Klar auch mit 6 TEUR kann´s schiefgehen, darum geht es ja nicht. Ihr wolltet ja Zahlen hören. Und grad mal so übern Daumen habt ihr auch nix davon oder???

Sorry für so viel text, Bänker können halt nicht aus ihrer bürokratischen Haut ;-)

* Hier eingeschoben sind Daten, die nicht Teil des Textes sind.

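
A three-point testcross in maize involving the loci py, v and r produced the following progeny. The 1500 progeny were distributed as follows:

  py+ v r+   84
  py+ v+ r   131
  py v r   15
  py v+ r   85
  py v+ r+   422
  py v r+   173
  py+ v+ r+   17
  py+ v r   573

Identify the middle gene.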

Beitrag von windsbraut69 02.04.10 - 07:44 Uhr

"Für 750 EUR kann man im Moment viel finanzieren. Kommt aber auch drauf an, wieviel man tilgen möchte oder ewig verschuldet sein möchte. Und was ist wenn die Zinsen in 10 Jahren nach der Festschreibung grad mal 3-4 Prozent höher sind. Da sieht es auch schon wieder anders aus. "

Für 750 Euro INCLUSIVE Nebenkosten bekommst Du aber kein Haus für 150 000 Euro plus Kaufnebenkosten ohne Eigenkapital finanziert....

Beitrag von windsbraut69 02.04.10 - 07:43 Uhr

Ja, für 750 Euro incl. Nebenkosten bekommst Du aber keine 150 000 Euro (vergeßt die Kaufnebenkosten nicht) finanziert!

Ihr solltet erst einmal ein angemessenes Eigenkapital von min. 20% ansparen, bevor Ihr Euch weitere Gedanken macht.

Gruß,

W

Beitrag von zwiebelchen1977 02.04.10 - 13:24 Uhr

Hallo

Also bei uns rechnet die Bank bei einem Hauspreis von 200000 plus Nk und 20% Ek mit 700 Euro Rate im Monat plus 300 Euro Nk. Heisst ca 1000 Euro im Monat.